Ekonominin de insan hayatı gibi doğal bir hayatı olduğunu ve buna bağlı olarak inişli ve çıkışlı olmasının normal olduğunu söyleyen Alpay, “Yani sürekli bir sirkülasyon hali söz konusu. Her 8-10 yıllık dönemde bir dibe vurma, bir de en yükseğe çıkma durumu yaşanıyor. Şimdi geçmişe dönüp baktığımız zaman, 2001 yılında bir kriz ve ardından 2008 yılında bir kriz yaşadık. 2015 yılında da yine bir daralma oldu. Ama bu krizlerin 2001’den farkı, ekonomik sıkıntıların sadece bizim özelimizde değil, bölgemizde, Avrupa ülkelerinde, Ortadoğu ülkelerinde ve hatta dünya genelinde yaşanıyor olması” dedi. Sadece dünyada yaşanan krizlere bağlayarak çözümleme yapmanın da doğru olmayacağını dile getiren Kuveyt Türk Konya Bölge Müdürü Kadir Alpay, “1990’lı yılların sonunda büyük talepler vardı. 2000’li yılların başında biriken talepler arza dönmeye başladı. Bu dönemde yurtiçi piyasasındaki taleplere arz sunulurken, diğer ülkelerle olan ilişkilerimizin iyi olması da ekonomiyi canlı hale getirdi. İnşaat başta olmak üzere pek çok alanda yapılan yatırımların yansıması piyasayı olumlu etkilemişti. Tabi o dönemlerde Türkiye’nin ekonomisi daha küçüktü. 800 milyar dolarlık bir ekonomik büyüklüğe ulaştık şimdilerde. Önceden bozulan ekonomiyi düzeltmek için daha küçük kaynaklar yeterken; şimdi daha büyük kaynaklarla bunu sağlamaya çalışıyoruz. Bu anlamda ya bunu insanların parasıyla içeriden borçlanarak finanse etmeniz gerekiyor, ya da yurtdışından borç edinerek finanse etmeniz gerekiyor. Yurtdışında içinde bulunduğumuz dönemde borç verecek olanı bulmak zor olduğu gibi, maliyetlerin yüksekliği de dışarıdan borçlanma kapılarını kapatıyor. Yurtiçinde de bu sorunları hızlıca aşabileceğimiz bir kaynağımız olmadığından darboğaza otomatikman girmiş oluyoruz” diye konuştu.

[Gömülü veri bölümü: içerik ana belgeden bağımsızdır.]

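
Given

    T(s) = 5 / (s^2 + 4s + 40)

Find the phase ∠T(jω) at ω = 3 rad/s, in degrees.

At s = j3: numerator = 5, denominator = 31 + j12.
∠T = ∠num − ∠den = 0° − (21.161°) = -21.16°.

∠T(j3) ≈ -21.16°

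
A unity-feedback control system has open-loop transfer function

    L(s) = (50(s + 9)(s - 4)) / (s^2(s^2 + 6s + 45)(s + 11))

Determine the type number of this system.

Type 2

The denominator has 2 factors of s at the origin (free integrators), so this is a Type 2 system.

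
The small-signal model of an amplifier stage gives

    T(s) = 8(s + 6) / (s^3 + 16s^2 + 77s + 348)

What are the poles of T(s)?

The poles are the roots of the denominator s^3 + 16s^2 + 77s + 348 = 0.
Trying s = -12: the polynomial evaluates to 0, so (s + 12) is a factor.
Dividing out leaves s^2 + 4s + 29 = 0.
The quadratic formula then gives s = -2 ± 5j.

s = -2 + 5j, -2 - 5j, -12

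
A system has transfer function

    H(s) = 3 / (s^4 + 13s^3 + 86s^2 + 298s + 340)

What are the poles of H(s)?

The poles are the roots of the denominator s^4 + 13s^3 + 86s^2 + 298s + 340 = 0.
Trying s = -2: the polynomial evaluates to 0, so (s + 2) is a factor.
Dividing out leaves s^3 + 11s^2 + 64s + 170 = 0.
This factors further as (s^2 + 6s + 34)(s + 5) = 0.

s = -2, -3 ± 5j, -5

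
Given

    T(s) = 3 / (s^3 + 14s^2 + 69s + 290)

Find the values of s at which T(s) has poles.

The poles are the roots of the denominator s^3 + 14s^2 + 69s + 290 = 0.
Trying s = -10: the polynomial evaluates to 0, so (s + 10) is a factor.
Dividing out leaves s^2 + 4s + 29 = 0.
The quadratic formula then gives s = -2 ± 5j.

s = -10, -2 + 5j, -2 - 5j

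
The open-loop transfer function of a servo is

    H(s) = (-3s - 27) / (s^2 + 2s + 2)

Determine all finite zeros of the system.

Set the numerator to zero: -3s - 27 = 0, i.e. -3·(s + 9) = 0.
So s = -9.

s = -9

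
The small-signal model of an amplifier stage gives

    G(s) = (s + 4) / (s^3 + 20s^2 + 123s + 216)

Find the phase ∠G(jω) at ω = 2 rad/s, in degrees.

∠G(j2) ≈ -33.69°

At s = j2: numerator = 4 + j2, denominator = 136 + j238.
∠G = ∠num − ∠den = 26.565° − (60.255°) = -33.69°.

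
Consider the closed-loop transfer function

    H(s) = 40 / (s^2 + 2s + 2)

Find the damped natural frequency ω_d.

ω_d = 1 rad/s

Comparing s^2 + 2s + 2 to s^2 + 2ζωₙs + ωₙ²: ωₙ = √2 ≈ 1.414 rad/s and ζ = 2/(2·√2) ≈ 0.7071.
ζωₙ = 2/2 = 1, so ω_d = ωₙ√(1−ζ²) = √(ωₙ² − (ζωₙ)²) = √(2 − 1²) = √1 = 1 rad/s.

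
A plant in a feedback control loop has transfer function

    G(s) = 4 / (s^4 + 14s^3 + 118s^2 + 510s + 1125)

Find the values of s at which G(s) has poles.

The poles are the roots of the denominator s^4 + 14s^3 + 118s^2 + 510s + 1125 = 0.
No real roots exist; factor into two real quadratics: (s^2 + 6s + 45)(s^2 + 8s + 25) = 0.
Each quadratic gives a conjugate pair via the quadratic formula.

s = -3 ± 6j, -4 ± 3j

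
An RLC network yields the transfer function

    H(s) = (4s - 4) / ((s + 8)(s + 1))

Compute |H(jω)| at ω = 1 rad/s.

|H(j1)| ≈ 0.4961

Substitute s = j1: numerator = -4 + j4, denominator = 7 + j9.
|H(j1)| = |-4 + j4| / |7 + j9| = 5.6569 / 11.402 ≈ 0.4961.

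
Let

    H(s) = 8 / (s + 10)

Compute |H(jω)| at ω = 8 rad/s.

|H(j8)| ≈ 0.6247

Substitute s = j8: numerator = 8, denominator = 10 + j8.
|H(j8)| = |8| / |10 + j8| = 8 / 12.806 ≈ 0.6247.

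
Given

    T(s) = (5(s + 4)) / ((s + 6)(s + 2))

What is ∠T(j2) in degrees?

At s = j2: numerator = 20 + j10, denominator = 8 + j16.
∠T = ∠num − ∠den = 26.565° − (63.435°) = -36.87°.

∠T(j2) ≈ -36.87°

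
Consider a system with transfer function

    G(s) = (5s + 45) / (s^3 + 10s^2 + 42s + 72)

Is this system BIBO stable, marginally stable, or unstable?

The denominator s^3 + 10s^2 + 42s + 72 factors as (s^2 + 6s + 18)(s + 4), giving poles at s = -3 ± 3j, -4.
Since all poles lie strictly in the left half-plane, the system is stable.

stable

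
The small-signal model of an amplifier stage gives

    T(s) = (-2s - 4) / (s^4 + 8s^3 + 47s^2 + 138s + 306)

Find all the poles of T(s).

s = -3 + 3j, -3 - 3j, -1 + 4j, -1 - 4j

The poles are the roots of the denominator s^4 + 8s^3 + 47s^2 + 138s + 306 = 0.
No real roots exist; factor into two real quadratics: (s^2 + 6s + 18)(s^2 + 2s + 17) = 0.
Each quadratic gives a conjugate pair via the quadratic formula.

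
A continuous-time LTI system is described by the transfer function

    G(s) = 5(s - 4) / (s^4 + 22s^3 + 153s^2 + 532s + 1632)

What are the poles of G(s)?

The poles are the roots of the denominator s^4 + 22s^3 + 153s^2 + 532s + 1632 = 0.
Trying s = -12: the polynomial evaluates to 0, so (s + 12) is a factor.
Dividing out leaves s^3 + 10s^2 + 33s + 136 = 0.
This factors further as (s^2 + 2s + 17)(s + 8) = 0.

s = -1 + 4j, -1 - 4j, -12, -8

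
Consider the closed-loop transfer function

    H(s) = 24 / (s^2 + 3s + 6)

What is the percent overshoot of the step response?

%OS ≈ 8.77%

Comparing s^2 + 3s + 6 to s^2 + 2ζωₙs + ωₙ²: ωₙ = √6 ≈ 2.449 rad/s and ζ = 3/(2·√6) ≈ 0.6124.
%OS = 100·exp(−πζ/√(1−ζ²)) = 100·exp(−π·0.6124/√(1−0.6124²)) ≈ 8.77%.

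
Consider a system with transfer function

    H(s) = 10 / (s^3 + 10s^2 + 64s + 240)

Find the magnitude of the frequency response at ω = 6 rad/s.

Substitute s = j6: numerator = 10, denominator = -120 + j168.
|H(j6)| = |10| / |-120 + j168| = 10 / 206.46 ≈ 0.04844.

|H(j6)| ≈ 0.04844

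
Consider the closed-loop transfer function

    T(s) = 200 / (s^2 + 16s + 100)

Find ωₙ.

Compare the denominator to the standard form s^2 + 2ζωₙs + ωₙ².
ωₙ² = 100, so ωₙ = 10 rad/s.

ωₙ = 10 rad/s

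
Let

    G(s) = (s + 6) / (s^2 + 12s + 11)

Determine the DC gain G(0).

Set s = 0: G(0) = (6) / (11) = 6/11.

G(0) = 6/11 ≈ 0.5455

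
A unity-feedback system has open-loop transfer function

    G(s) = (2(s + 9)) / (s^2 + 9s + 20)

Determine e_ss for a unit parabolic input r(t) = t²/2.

G(s) has no poles at the origin.
This is a Type 0 system; Ka = lim_{s→0} s^2·G(s) = 0, so the steady-state error for a parabola input is infinite.

e_ss = ∞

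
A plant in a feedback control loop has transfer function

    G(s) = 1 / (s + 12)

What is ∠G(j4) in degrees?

∠G(j4) ≈ -18.43°

At s = j4: numerator = 1, denominator = 12 + j4.
∠G = ∠num − ∠den = 0° − (18.435°) = -18.43°.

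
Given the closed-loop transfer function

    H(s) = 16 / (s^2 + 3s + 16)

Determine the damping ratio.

Compare the denominator to the standard form s^2 + 2ζωₙs + ωₙ².
ωₙ² = 16, so ωₙ = 4 rad/s.
2ζωₙ = 3, so ζ = 3/(2·4) = 0.375.

ζ = 0.375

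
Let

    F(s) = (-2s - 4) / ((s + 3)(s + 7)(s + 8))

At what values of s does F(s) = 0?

Set the numerator to zero: -2s - 4 = 0, i.e. -2·(s + 2) = 0.
So s = -2.

s = -2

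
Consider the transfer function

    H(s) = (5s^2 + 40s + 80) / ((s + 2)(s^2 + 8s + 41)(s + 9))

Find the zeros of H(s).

s = -4, -4

Set the numerator to zero: 5s^2 + 40s + 80 = 0, i.e. 5·(s^2 + 8s + 16) = 0.
Factoring: (s + 4)^2 = 0.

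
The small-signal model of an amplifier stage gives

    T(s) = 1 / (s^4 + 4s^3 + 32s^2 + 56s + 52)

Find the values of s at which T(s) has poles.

s = -1 + 5j, -1 - 5j, -1 + j, -1 - j

The poles are the roots of the denominator s^4 + 4s^3 + 32s^2 + 56s + 52 = 0.
No real roots exist; factor into two real quadratics: (s^2 + 2s + 26)(s^2 + 2s + 2) = 0.
Each quadratic gives a conjugate pair via the quadratic formula.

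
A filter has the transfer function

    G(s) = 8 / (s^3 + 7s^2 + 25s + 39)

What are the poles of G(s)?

The poles are the roots of the denominator s^3 + 7s^2 + 25s + 39 = 0.
Trying s = -3: the polynomial evaluates to 0, so (s + 3) is a factor.
Dividing out leaves s^2 + 4s + 13 = 0.
The quadratic formula then gives s = -2 ± 3j.

s = -2 ± 3j, -3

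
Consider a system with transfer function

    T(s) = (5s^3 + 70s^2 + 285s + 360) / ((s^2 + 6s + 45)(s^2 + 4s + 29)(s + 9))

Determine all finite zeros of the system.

Set the numerator to zero: 5s^3 + 70s^2 + 285s + 360 = 0, i.e. 5·(s^3 + 14s^2 + 57s + 72) = 0.
Factoring: (s + 8)(s + 3)^2 = 0.

s = -8, -3, -3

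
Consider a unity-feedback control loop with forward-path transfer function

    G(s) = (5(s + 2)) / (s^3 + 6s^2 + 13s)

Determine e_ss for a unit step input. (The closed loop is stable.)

e_ss = 0

G(s) has one pole at the origin.
This is a Type 1 system; for a step input the steady-state error is zero.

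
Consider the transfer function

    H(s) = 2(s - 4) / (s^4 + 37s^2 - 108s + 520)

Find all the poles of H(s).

The poles are the roots of the denominator s^4 + 37s^2 - 108s + 520 = 0.
No real roots exist; factor into two real quadratics: (s^2 + 4s + 40)(s^2 - 4s + 13) = 0.
Each quadratic gives a conjugate pair via the quadratic formula.

s = -2 ± 6j, 2 ± 3j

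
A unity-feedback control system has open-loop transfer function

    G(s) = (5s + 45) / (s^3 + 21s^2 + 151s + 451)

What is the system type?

Type 0

The denominator has no factor of s at the origin — no free integrator — so this is a Type 0 system.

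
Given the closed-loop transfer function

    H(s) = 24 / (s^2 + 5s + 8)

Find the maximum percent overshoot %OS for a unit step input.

%OS ≈ 0.264%

Comparing s^2 + 5s + 8 to s^2 + 2ζωₙs + ωₙ²: ωₙ = √8 ≈ 2.828 rad/s and ζ = 5/(2·√8) ≈ 0.8839.
%OS = 100·exp(−πζ/√(1−ζ²)) = 100·exp(−π·0.8839/√(1−0.8839²)) ≈ 0.264%.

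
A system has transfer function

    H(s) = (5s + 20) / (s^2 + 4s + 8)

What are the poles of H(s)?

The poles are the roots of the denominator s^2 + 4s + 8 = 0.
Using the quadratic formula: s = (-4 ± √(-16))/2 = -2 ± 2j.

s = -2 + 2j, -2 - 2j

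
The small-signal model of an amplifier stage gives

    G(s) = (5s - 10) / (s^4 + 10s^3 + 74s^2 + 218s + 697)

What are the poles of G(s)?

The poles are the roots of the denominator s^4 + 10s^3 + 74s^2 + 218s + 697 = 0.
No real roots exist; factor into two real quadratics: (s^2 + 8s + 41)(s^2 + 2s + 17) = 0.
Each quadratic gives a conjugate pair via the quadratic formula.

s = -4 ± 5j, -1 ± 4j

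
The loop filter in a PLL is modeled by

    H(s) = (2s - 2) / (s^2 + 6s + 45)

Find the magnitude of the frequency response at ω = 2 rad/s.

Substitute s = j2: numerator = -2 + j4, denominator = 41 + j12.
|H(j2)| = |-2 + j4| / |41 + j12| = 4.4721 / 42.720 ≈ 0.1047.

|H(j2)| ≈ 0.1047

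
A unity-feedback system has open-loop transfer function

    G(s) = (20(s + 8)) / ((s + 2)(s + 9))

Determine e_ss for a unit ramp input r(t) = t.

G(s) has no poles at the origin.
This is a Type 0 system; Kv = lim_{s→0} s·G(s) = 0, so the steady-state error for a ramp input is infinite.

e_ss = ∞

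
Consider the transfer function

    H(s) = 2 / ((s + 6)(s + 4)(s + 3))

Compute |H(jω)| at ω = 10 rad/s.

|H(j10)| ≈ 0.001525

Substitute s = j10: numerator = 2, denominator = -1228 - j460.
|H(j10)| = |2| / |-1228 - j460| = 2 / 1311.3 ≈ 0.001525.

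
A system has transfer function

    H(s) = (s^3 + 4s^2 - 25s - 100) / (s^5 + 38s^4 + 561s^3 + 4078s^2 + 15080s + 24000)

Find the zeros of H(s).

s = -5, -4, 5

Set the numerator to zero: s^3 + 4s^2 - 25s - 100 = 0.
Factoring: (s + 5)(s + 4)(s - 5) = 0.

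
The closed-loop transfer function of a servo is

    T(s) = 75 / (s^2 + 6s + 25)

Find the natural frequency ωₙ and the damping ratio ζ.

ωₙ = 5 rad/s, ζ = 0.6

Compare the denominator to the standard form s^2 + 2ζωₙs + ωₙ².
ωₙ² = 25, so ωₙ = 5 rad/s.
2ζωₙ = 6, so ζ = 6/(2·5) = 0.6.
With ζ = 0.6 the response is underdamped.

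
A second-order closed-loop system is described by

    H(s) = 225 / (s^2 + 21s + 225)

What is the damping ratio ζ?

ζ = 0.7

Compare the denominator to the standard form s^2 + 2ζωₙs + ωₙ².
ωₙ² = 225, so ωₙ = 15 rad/s.
2ζωₙ = 21, so ζ = 21/(2·15) = 0.7.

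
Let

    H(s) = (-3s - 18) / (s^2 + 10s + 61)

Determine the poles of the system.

s = -5 ± 6j

The poles are the roots of the denominator s^2 + 10s + 61 = 0.
Using the quadratic formula: s = (-10 ± √(-144))/2 = -5 ± 6j.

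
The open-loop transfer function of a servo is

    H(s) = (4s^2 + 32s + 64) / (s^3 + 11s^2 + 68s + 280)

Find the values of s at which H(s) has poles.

s = -2 ± 6j, -7

The poles are the roots of the denominator s^3 + 11s^2 + 68s + 280 = 0.
Trying s = -7: the polynomial evaluates to 0, so (s + 7) is a factor.
Dividing out leaves s^2 + 4s + 40 = 0.
The quadratic formula then gives s = -2 ± 6j.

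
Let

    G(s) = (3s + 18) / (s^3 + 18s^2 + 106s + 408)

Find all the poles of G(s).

s = -3 ± 5j, -12

The poles are the roots of the denominator s^3 + 18s^2 + 106s + 408 = 0.
Trying s = -12: the polynomial evaluates to 0, so (s + 12) is a factor.
Dividing out leaves s^2 + 6s + 34 = 0.
The quadratic formula then gives s = -3 ± 5j.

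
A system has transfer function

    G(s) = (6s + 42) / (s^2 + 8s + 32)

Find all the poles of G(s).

The poles are the roots of the denominator s^2 + 8s + 32 = 0.
Using the quadratic formula: s = (-8 ± √(-64))/2 = -4 ± 4j.

s = -4 ± 4j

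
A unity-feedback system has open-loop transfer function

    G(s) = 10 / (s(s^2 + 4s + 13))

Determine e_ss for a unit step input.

e_ss = 0

G(s) has one pole at the origin.
This is a Type 1 system; for a step input the steady-state error is zero.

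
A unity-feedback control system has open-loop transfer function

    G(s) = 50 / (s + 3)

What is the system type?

Type 0

The denominator has no factor of s at the origin — no free integrator — so this is a Type 0 system.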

‘SUNULAN OLUMLU TABLOYU SOMUTLAŞTIRMAK GEREKİYOR’

Ekonominin geleceğine ilişkin de değerlendirmelerde bulunan Kuveyt Türk Konya Bölge Müdürü Kadir Alpay, devletin başlattığı tasarruf ve biriktirme politikalarının kısa vadede olmasa da krizleri aşmaya ciddi katkı sağlayacağını belirtti. Türkiye ekonomisinin en büyük sorununun kaynak olduğuna vurgu yapan Alpay, “İnsanımızı ne kadar biriktirmeye ve tasarruf etmeye teşvik edersek, yatırımlarımızı da o anlamda daha rahat yaparız. Tabi Türkiye, bir anda hızlı büyüdü açıkçası. Bu hızlı büyümeyi finanse edecek kaynağı olmadığı için darboğaza girildi. Tabi ki toparlanma süreci olacak. Kolay olmuyor tabi ama hiçbir zaman da dipte kalınmıyor. Ama şunu da ifade etmeliyim ki benim öngörüm, 2020 yılının 2019’a göre piyasalar ve ekonomi adına daha zor geçeceği yönünde. Çünkü içerideki talebi, insanların beklentilerini aşmanız gerekiyor. Önümüzde güzel günler var diyerek beklentileri aşmış olmuyorsunuz, somutlaştırmak gerekiyor. Genelde siyasi olaylar ve işin ihracat tarafını ve savaş ortamını da düşündüğümüz zaman kolay olmayacağını düşünüyorum” dedi.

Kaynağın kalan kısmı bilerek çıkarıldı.